Un altoparlante si attivò, attenuò il tappeto musicale e la voce di Susanna saturò il locale.
 
Ed ora, cari amici ascoltatori, ecco a voi la consueta rubrica “L'angolo della Parola”. Oggi il nostro conduttore vi proporrà la “Lettera di Natale”.
 
  [ Care amiche e cari amici,
si è tutti più buoni, pensando al Natale. E non si capisce se si è buoni pasto o buoni benzina, oppure buoni sconto. Eppure si è buoni. Esili foglietti di carta con delle lettere e cifre stampate sopra, i buoni, appunto.
E se per un istante staccassimo il sonoro e operassimo un fermo immagine al quotidiano?
In un algido silenzio, in una scena irreale, da fantascienza, scenderebbe la neve e la luce della cometa brillerebbe all'orizzonte.
La capanna la troveremmo là, nella fabbrica chiusa, nel negozio fallito, riflessa nello sguardo del disoccupato, nell'artigiano che ha dismesso l'attività, nelle vetrine vuote.
Ma è in quella mangiatoia che si riversano le speranze di un riscatto, di un futuro.

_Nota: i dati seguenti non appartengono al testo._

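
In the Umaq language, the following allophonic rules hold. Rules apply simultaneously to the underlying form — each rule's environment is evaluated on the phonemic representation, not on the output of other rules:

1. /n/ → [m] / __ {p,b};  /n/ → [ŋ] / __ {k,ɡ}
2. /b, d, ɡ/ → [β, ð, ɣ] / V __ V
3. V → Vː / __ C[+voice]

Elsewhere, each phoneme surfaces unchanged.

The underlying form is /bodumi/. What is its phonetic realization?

/b/ (word-initial) fails the environment for rule 2, so it stays [b].
/o/ — between /b/ and /d/, before a voiced consonant — surfaces as [oː] (rule 3).
Rule 2 applies to /d/ (between /o/ and /u/: between two vowels) → [ð].
/u/ meets the environment for rule 3 (before a voiced consonant) → [uː].
/m/ stays [m].
/i/ (word-final) fails the environment for rule 3, so it stays [i].

[boːðuːmi]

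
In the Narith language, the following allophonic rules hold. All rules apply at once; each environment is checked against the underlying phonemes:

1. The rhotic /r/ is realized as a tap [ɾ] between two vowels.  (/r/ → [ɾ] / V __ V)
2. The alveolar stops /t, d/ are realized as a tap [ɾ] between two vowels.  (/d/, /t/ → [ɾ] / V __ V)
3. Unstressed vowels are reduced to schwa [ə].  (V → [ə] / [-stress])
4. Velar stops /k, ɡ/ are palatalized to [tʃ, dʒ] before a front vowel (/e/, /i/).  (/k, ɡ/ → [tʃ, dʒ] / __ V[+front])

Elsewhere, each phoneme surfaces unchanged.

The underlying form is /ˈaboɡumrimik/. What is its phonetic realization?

[ˈabəɡəmrəmək]

/a/ (word-initial) fails the environment for rule 3, so it stays [a].
/b/ (between /a/ and /o/) is unaffected → [b].
/o/ — between /b/ and /ɡ/, in an unstressed syllable — surfaces as [ə] (rule 3).
/ɡ/ (between /o/ and /u/) is in the target of rule 4 but the environment (before a front vowel) is not met → [ɡ].
/u/ (between /ɡ/ and /m/) occurs in an unstressed syllable → [ə] by rule 3.
/m/ — not in any rule's target class → [m].
/r/ (between /m/ and /i/) fails the environment for rule 1, so it stays [r].
/i/ (between /r/ and /m/) occurs in an unstressed syllable → [ə] by rule 3.
/m/ (between /i/ and /i/): no rule targets it → [m].
/i/ meets the environment for rule 3 (in an unstressed syllable) → [ə].
/k/ (word-final) fails the environment for rule 4, so it stays [k].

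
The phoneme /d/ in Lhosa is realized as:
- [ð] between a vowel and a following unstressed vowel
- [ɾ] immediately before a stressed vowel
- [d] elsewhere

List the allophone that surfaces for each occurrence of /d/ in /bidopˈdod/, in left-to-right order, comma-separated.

Occurrence 1 (position 3): between a vowel and a following unstressed vowel → [ð].
Occurrence 2 (position 6): immediately before a stressed vowel → [ɾ].
Occurrence 3 (position 8): no conditioning environment matches → elsewhere allophone [d].

[ð], [ɾ], [d]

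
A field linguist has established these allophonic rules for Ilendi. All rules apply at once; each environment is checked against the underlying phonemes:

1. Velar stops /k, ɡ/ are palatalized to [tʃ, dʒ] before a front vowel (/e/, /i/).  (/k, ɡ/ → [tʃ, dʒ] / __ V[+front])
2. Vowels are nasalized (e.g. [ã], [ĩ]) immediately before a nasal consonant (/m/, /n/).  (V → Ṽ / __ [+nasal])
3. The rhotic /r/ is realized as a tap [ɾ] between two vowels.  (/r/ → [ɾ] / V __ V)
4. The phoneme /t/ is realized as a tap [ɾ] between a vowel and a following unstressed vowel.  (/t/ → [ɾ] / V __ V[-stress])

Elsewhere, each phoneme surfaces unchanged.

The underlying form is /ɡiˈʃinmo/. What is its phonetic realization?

[dʒiˈʃĩnmo]

/ɡ/ — word-initial, before a front vowel — surfaces as [dʒ] (rule 1).
/i/ — between /ɡ/ and /ʃ/; rule 2 does not apply here → [i].
/ʃ/ stays [ʃ].
Rule 2 applies to /i/ (between /ʃ/ and /n/: before a nasal consonant) → [ĩ].
/n/ stays [n].
/m/ stays [m].
/o/ — word-final; rule 2 does not apply here → [o].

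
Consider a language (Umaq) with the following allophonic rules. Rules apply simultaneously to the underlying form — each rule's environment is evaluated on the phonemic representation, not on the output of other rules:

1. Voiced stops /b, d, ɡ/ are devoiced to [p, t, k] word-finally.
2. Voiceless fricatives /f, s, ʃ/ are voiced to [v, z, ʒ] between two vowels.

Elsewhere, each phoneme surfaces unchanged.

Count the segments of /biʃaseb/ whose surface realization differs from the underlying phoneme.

3

Segments that undergo a rule: /ʃ/ → [ʒ] (rule 2); /s/ → [z] (rule 2); /b/ → [p] (rule 1).
All other segments surface unchanged.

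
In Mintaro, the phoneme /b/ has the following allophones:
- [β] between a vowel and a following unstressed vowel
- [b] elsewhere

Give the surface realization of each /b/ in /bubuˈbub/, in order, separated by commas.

[b], [β], [b], [b]

Occurrence 1 (position 1): no conditioning environment matches → elsewhere allophone [b].
Occurrence 2 (position 3): between a vowel and a following unstressed vowel → [β].
Occurrence 3 (position 5): no conditioning environment matches → elsewhere allophone [b].
Occurrence 4 (position 7): no conditioning environment matches → elsewhere allophone [b].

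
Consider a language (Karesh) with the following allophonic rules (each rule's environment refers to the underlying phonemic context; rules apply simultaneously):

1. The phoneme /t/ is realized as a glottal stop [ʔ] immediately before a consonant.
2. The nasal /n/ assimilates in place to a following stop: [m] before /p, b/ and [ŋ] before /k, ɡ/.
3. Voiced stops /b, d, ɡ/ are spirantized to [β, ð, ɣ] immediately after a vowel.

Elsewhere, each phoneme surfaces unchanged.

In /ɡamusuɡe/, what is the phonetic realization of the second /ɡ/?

[ɣ]

Rule 3 applies to /ɡ/ (between /u/ and /e/: immediately after a vowel) → [ɣ].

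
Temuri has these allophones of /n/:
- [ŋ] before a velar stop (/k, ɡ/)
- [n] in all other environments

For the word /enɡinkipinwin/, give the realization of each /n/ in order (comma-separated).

Occurrence 1 (position 2): before a velar stop → [ŋ].
Occurrence 2 (position 5): before a velar stop → [ŋ].
Occurrence 3 (position 10): no conditioning environment matches → elsewhere allophone [n].
Occurrence 4 (position 13): no conditioning environment matches → elsewhere allophone [n].

[ŋ], [ŋ], [n], [n]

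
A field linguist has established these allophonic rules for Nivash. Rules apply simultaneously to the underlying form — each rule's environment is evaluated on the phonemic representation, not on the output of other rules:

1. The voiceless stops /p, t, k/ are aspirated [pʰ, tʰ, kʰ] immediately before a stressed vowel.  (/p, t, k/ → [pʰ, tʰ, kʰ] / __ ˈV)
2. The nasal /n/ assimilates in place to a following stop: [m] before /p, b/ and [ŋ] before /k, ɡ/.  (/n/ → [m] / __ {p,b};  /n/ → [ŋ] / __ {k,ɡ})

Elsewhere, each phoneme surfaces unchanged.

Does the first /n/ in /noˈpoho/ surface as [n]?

/n/ (word-initial) is in the target of rule 2 but the environment (before a labial or velar stop) is not met → [n].
The actual realization is [n], which matches [n].

Yes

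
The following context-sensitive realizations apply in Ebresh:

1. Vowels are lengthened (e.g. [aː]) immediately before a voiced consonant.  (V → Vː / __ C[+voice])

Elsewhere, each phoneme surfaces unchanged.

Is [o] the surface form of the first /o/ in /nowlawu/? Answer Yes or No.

No

/o/ (between /n/ and /w/): before a voiced consonant, so rule 1 applies → [oː].
The actual realization is [oː], not [o].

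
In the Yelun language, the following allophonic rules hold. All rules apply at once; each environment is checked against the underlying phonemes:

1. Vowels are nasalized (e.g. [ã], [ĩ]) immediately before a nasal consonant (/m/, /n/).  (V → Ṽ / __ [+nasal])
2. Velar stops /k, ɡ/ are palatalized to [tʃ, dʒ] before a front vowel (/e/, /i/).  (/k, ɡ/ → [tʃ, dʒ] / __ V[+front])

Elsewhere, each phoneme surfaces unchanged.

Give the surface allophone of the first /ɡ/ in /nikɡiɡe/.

[dʒ]

/ɡ/ — between /k/ and /i/, before a front vowel — surfaces as [dʒ] (rule 2).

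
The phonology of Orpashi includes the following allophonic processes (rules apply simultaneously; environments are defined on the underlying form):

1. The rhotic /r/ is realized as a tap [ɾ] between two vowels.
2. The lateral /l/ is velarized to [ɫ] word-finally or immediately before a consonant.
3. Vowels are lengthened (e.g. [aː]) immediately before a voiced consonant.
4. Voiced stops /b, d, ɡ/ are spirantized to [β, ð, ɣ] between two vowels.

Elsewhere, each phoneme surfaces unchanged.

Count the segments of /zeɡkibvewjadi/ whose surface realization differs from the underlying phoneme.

Segments that undergo a rule: /e/ → [eː] (rule 3); /i/ → [iː] (rule 3); /e/ → [eː] (rule 3); /a/ → [aː] (rule 3); /d/ → [ð] (rule 4).
All other segments surface unchanged.

5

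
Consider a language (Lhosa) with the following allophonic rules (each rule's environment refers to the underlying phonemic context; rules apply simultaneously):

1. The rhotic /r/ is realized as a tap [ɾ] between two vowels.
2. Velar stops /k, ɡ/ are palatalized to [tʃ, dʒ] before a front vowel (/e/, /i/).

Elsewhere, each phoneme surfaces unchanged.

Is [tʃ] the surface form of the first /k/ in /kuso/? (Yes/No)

/k/ (word-initial) fails the environment for rule 2, so it stays [k].
The actual realization is [k], not [tʃ].

No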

Guardiamo il cielo, un messaggio negato. Una intera generazione proiettata sul disagio del presente. Anche il ricordo degli anni “belli” per pudore si arresta. Ma è Natale. C'è il presepe da allestire, l'albero da innalzare (il solito giacobino!), e la gioia da cercare tra le pieghe di questi anni... tra lo scorrere dei mesi, e lo sbriciolare degli attimi.
La riflessione della bontà sull'uomo cozza contro un muro armato di Kalashnikov .

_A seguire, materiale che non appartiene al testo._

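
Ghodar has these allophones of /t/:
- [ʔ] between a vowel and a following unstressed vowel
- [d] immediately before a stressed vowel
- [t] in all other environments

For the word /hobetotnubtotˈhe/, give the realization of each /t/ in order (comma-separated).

Occurrence 1 (position 5): between a vowel and a following unstressed vowel → [ʔ].
Occurrence 2 (position 7): no conditioning environment matches → elsewhere allophone [t].
Occurrence 3 (position 11): no conditioning environment matches → elsewhere allophone [t].
Occurrence 4 (position 13): no conditioning environment matches → elsewhere allophone [t].

[ʔ], [t], [t], [t]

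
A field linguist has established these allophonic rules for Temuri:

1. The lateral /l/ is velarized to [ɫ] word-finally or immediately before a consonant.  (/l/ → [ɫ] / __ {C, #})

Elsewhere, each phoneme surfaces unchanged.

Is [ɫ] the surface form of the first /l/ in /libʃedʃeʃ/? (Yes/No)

No

/l/ (word-initial) is in the target of rule 1 but the environment (word-finally or immediately before a consonant) is not met → [l].
The actual realization is [l], not [ɫ].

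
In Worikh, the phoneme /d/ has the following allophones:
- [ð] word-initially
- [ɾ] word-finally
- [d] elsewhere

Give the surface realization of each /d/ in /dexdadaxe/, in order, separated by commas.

Occurrence 1 (position 1): word-initially → [ð].
Occurrence 2 (position 4): no conditioning environment matches → elsewhere allophone [d].
Occurrence 3 (position 6): no conditioning environment matches → elsewhere allophone [d].

[ð], [d], [d]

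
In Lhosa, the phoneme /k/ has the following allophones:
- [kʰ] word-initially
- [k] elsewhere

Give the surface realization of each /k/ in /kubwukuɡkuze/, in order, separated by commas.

[kʰ], [k], [k]

Occurrence 1 (position 1): word-initially → [kʰ].
Occurrence 2 (position 6): no conditioning environment matches → elsewhere allophone [k].
Occurrence 3 (position 9): no conditioning environment matches → elsewhere allophone [k].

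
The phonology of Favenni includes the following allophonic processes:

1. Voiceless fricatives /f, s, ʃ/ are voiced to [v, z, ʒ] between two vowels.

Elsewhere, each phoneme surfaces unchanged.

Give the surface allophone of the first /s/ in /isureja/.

/s/ (between /i/ and /u/) occurs between two vowels → [z] by rule 1.

[z]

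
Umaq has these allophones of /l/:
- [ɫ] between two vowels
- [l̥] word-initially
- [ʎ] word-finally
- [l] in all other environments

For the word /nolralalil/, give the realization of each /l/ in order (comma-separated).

[l], [ɫ], [ɫ], [ʎ]

Occurrence 1 (position 3): no conditioning environment matches → elsewhere allophone [l].
Occurrence 2 (position 6): between two vowels → [ɫ].
Occurrence 3 (position 8): between two vowels → [ɫ].
Occurrence 4 (position 10): word-finally → [ʎ].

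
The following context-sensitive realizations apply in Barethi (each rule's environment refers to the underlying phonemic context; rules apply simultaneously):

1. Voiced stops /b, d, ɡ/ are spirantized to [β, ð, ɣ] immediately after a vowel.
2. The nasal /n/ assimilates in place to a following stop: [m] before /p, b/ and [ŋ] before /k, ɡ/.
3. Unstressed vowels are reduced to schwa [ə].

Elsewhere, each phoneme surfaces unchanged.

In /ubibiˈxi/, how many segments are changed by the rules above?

Segments that undergo a rule: /u/ → [ə] (rule 3); /b/ → [β] (rule 1); /i/ → [ə] (rule 3); /b/ → [β] (rule 1); /i/ → [ə] (rule 3).
All other segments surface unchanged.

5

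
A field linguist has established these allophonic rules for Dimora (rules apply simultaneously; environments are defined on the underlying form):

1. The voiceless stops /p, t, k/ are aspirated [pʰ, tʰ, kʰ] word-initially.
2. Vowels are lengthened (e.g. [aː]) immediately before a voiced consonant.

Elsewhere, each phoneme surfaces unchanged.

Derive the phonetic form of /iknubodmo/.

[iknuːboːdmo]

/i/ (word-initial) fails the environment for rule 2, so it stays [i].
/k/ — between /i/ and /n/; rule 1 does not apply here → [k].
/u/ (between /n/ and /b/) occurs before a voiced consonant → [uː] by rule 2.
Rule 2 applies to /o/ (between /b/ and /d/: before a voiced consonant) → [oː].
/o/ (word-final): rule 2 targets it, but not before a voiced consonant → unchanged [o].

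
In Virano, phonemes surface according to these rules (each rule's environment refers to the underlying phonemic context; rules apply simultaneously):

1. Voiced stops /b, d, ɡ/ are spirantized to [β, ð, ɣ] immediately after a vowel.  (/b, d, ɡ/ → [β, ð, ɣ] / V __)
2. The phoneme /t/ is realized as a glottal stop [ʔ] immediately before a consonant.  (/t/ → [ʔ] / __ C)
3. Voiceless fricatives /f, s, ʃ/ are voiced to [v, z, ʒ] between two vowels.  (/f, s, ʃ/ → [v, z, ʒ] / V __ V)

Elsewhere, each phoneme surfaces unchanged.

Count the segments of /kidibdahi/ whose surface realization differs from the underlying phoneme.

2

Segments that undergo a rule: /d/ → [ð] (rule 1); /b/ → [β] (rule 1).
All other segments surface unchanged.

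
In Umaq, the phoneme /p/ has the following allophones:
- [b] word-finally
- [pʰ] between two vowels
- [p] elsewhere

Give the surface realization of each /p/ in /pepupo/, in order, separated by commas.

Occurrence 1 (position 1): no conditioning environment matches → elsewhere allophone [p].
Occurrence 2 (position 3): between two vowels → [pʰ].
Occurrence 3 (position 5): between two vowels → [pʰ].

[p], [pʰ], [pʰ]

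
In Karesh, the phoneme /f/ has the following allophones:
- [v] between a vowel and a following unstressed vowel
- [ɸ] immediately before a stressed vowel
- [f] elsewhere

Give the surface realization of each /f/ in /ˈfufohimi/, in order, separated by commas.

[ɸ], [v]

Occurrence 1 (position 1): immediately before a stressed vowel → [ɸ].
Occurrence 2 (position 3): between a vowel and a following unstressed vowel → [v].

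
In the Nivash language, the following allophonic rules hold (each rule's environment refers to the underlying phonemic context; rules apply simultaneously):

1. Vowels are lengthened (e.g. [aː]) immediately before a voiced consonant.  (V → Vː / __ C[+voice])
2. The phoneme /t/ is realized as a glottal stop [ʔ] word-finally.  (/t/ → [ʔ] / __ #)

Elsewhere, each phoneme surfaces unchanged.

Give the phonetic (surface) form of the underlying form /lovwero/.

[loːvweːro]

/l/ (word-initial): no rule targets it → [l].
/o/ (between /l/ and /v/): before a voiced consonant, so rule 1 applies → [oː].
/v/ (between /o/ and /w/): no rule targets it → [v].
/w/ stays [w].
/e/ meets the environment for rule 1 (before a voiced consonant) → [eː].
/r/ (between /e/ and /o/) is unaffected → [r].
/o/ — word-final; rule 1 does not apply here → [o].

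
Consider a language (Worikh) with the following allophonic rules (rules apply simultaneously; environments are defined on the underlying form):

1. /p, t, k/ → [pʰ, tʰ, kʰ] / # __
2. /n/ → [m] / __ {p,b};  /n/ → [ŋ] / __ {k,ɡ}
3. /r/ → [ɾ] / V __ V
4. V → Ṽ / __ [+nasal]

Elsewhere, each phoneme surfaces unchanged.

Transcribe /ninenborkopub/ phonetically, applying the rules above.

[nĩnẽmborkopub]

/n/ (word-initial) is in the target of rule 2 but the environment (before a labial or velar stop) is not met → [n].
/i/ (between /n/ and /n/): before a nasal consonant, so rule 4 applies → [ĩ].
/n/ (between /i/ and /e/): rule 2 targets it, but not before a labial or velar stop → unchanged [n].
/e/ meets the environment for rule 4 (before a nasal consonant) → [ẽ].
/n/ (between /e/ and /b/) occurs before a labial or velar stop → [m] by rule 2.
/o/ (between /b/ and /r/): rule 4 targets it, but not before a nasal consonant → unchanged [o].
/r/ — between /o/ and /k/; rule 3 does not apply here → [r].
/k/ — between /r/ and /o/; rule 1 does not apply here → [k].
/o/ (between /k/ and /p/) is in the target of rule 4 but the environment (before a nasal consonant) is not met → [o].
/p/ (between /o/ and /u/): rule 1 targets it, but not word-initially → unchanged [p].
/u/ (between /p/ and /b/) fails the environment for rule 4, so it stays [u].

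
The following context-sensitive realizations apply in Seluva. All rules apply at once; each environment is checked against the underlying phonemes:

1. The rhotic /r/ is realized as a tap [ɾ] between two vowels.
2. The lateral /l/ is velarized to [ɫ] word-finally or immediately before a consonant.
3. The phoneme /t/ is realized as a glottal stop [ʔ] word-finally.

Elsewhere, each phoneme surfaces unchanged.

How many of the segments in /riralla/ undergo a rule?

2

Segments that undergo a rule: /r/ → [ɾ] (rule 1); /l/ → [ɫ] (rule 2).
All other segments surface unchanged.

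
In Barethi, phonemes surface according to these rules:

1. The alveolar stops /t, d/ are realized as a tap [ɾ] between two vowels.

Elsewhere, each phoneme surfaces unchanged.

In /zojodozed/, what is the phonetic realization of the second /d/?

[d]

/d/ — word-final; rule 1 does not apply here → [d].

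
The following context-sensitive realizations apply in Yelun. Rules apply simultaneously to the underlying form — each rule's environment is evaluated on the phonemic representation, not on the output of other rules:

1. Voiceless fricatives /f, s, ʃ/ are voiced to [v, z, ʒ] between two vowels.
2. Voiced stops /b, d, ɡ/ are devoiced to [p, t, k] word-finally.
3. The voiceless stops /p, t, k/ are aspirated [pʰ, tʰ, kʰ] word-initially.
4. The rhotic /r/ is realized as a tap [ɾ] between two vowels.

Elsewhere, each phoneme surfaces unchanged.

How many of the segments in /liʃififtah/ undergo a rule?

2

Segments that undergo a rule: /ʃ/ → [ʒ] (rule 1); /f/ → [v] (rule 1).
All other segments surface unchanged.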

Meglio sospendere, arrestare il respiro per un attimo. Anche la parola si è fatta selvaggia.
Eppure c'è un'infanzia in tutti noi. C'è la stagione dei sogni nel percorso ad ostacoli della vita.
E c'è anche il Natale.
Quello attuale e quello del ricordo. Quello dei pacchi dono della fabbrica; dei cri-cri e dei mandarini e le noccioline americane appese all'albero.

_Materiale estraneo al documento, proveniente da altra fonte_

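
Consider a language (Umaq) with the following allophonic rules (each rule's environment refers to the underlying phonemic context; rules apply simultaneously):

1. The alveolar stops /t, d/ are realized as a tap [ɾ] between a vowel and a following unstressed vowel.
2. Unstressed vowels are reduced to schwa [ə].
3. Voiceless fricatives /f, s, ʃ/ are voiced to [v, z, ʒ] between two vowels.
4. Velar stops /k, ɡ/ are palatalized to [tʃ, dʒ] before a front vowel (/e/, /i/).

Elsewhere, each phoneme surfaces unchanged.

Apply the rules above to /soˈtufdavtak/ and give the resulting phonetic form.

[səˈtufdəvtək]

/s/ (word-initial) fails the environment for rule 3, so it stays [s].
/o/ meets the environment for rule 2 (in an unstressed syllable) → [ə].
/t/ (between /o/ and /u/) is in the target of rule 1 but the environment (between a vowel and a following unstressed vowel) is not met → [t].
/u/ (between /t/ and /f/): rule 2 targets it, but not in an unstressed syllable → unchanged [u].
/f/ (between /u/ and /d/) is in the target of rule 3 but the environment (between two vowels) is not met → [f].
/d/ — between /f/ and /a/; rule 1 does not apply here → [d].
Rule 2 applies to /a/ (between /d/ and /v/: in an unstressed syllable) → [ə].
/v/ (between /a/ and /t/) is unaffected → [v].
/t/ — between /v/ and /a/; rule 1 does not apply here → [t].
Rule 2 applies to /a/ (between /t/ and /k/: in an unstressed syllable) → [ə].
/k/ — word-final; rule 4 does not apply here → [k].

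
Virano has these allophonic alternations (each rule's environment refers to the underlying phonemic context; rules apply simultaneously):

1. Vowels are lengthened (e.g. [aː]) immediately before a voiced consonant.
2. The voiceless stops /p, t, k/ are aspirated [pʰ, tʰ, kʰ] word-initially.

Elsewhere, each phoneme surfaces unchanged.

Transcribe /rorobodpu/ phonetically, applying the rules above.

/r/ (word-initial): no rule targets it → [r].
/o/ (between /r/ and /r/) occurs before a voiced consonant → [oː] by rule 1.
/r/ — not in any rule's target class → [r].
/o/ (between /r/ and /b/) occurs before a voiced consonant → [oː] by rule 1.
/b/ stays [b].
/o/ (between /b/ and /d/) occurs before a voiced consonant → [oː] by rule 1.
/d/ (between /o/ and /p/) is unaffected → [d].
/p/ — between /d/ and /u/; rule 2 does not apply here → [p].
/u/ (word-final) fails the environment for rule 1, so it stays [u].

[roːroːboːdpu]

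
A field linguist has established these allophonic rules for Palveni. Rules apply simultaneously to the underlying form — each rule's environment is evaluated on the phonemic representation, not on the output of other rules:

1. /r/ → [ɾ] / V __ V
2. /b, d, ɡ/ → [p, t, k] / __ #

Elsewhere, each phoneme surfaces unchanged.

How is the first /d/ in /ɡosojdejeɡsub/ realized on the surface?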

C'è anche il meccano, embrionale kit per aspiranti costruttori (che sarà mai la Tour Eiffel, se non uno sciangai di travi e bulloni rivettati a caldo).
Ma il momento clou della notte di Natale era, per i bambini, dopo la messa di mezzanotte, l'apertura dei pacchi. Gesù bambino ottemperava obbediente la sua visita (puntualissimo, mai, in tanti anni, un ritardo). I doni, erano quasi mai quelli desiderati, bramati, richiesti, per via delle difficoltà economiche stornati su qualcosa più alla portata (erano gli anni in cui nelle famiglie comparivano i primi frigoriferi acquistati a rate).
Ma il momento era magico comunque. Un attimo di sospensione.
Nei bar i juke box e i flipper facevano sentire la loro musica.
E poi c'era la neve. Cadeva con leggerezza, con grazia, una carezza dal cielo. I fiocchi, nel momento che lo sguardo li catturava, avevano il loro attimo di presenza, di protagonismo, sino a quando non si compattavano, dissolvendo la loro unicità, nel manto di neve (una probabile metafora del vivere? Forse).
Ma Natale è sempre Natale. E il colore rosso degli addobbi richiama forte il colore del fuoco, della passione, della vita. E' momento di riflessione e gioia. Di allegria.
Scendiamo un istante dalla giostra, abbandoniamo il silenzio e condividiamo la gioia collettiva. Grande è il messaggio. La vita continuerà oltre, anche dopo. E si sa (basta guardare le partite di calcio) i tempi supplementari, tra la tensione e l'angoscia, “sfiniscono”. Sempre.
"Voglio una vita spericolata... Voglio una vita maleducata... Voglio una vita esagerata...
Ognuno a rincorrere i suoi guai / Ognuno col suo viaggio ognuno diverso /Ognuno in fondo perso dentro i fatti suoi."
Così canta Vasco Rossi, ma oggi la canzone da intonare è : “Tu scendi dalle stelle” o “Bianco Natal”, ma sì, non neghiamoci questi momenti. Ritorniamo bambini e passiamo nella cruna dell'ago. Certo ci spiace per il cammello che resterà in panchina (precettato per il trasporto dei re magi, come farà, poverino?), ma sarà un buon Natale anche per lui. E per tutti noi.
 
BUON NATALE A TUTTI VOI ]
 
Come sempre, al termine della lettura si sentì svuotato. La musica aveva ripreso con i consueti stacchi pubblicitari. Aldilà del vetro, l'aiuto regista gli sorrise sollevando il alto il pollice. Si alzò e con il cappotto sotto braccio si avviò verso gli ascensori. La solita trattoria per il pranzo domenicale lo attendeva. In strada, sollevò il viso, alcuni fiocchi di neve stavano scendendo dal cielo.
 

 #
Un finale sconsolato per una "lettura" assai coinvolgente. Però il tutto trovo che sia molto toccante. 
Grazie e tanti auguri a te e ai tuoi cari.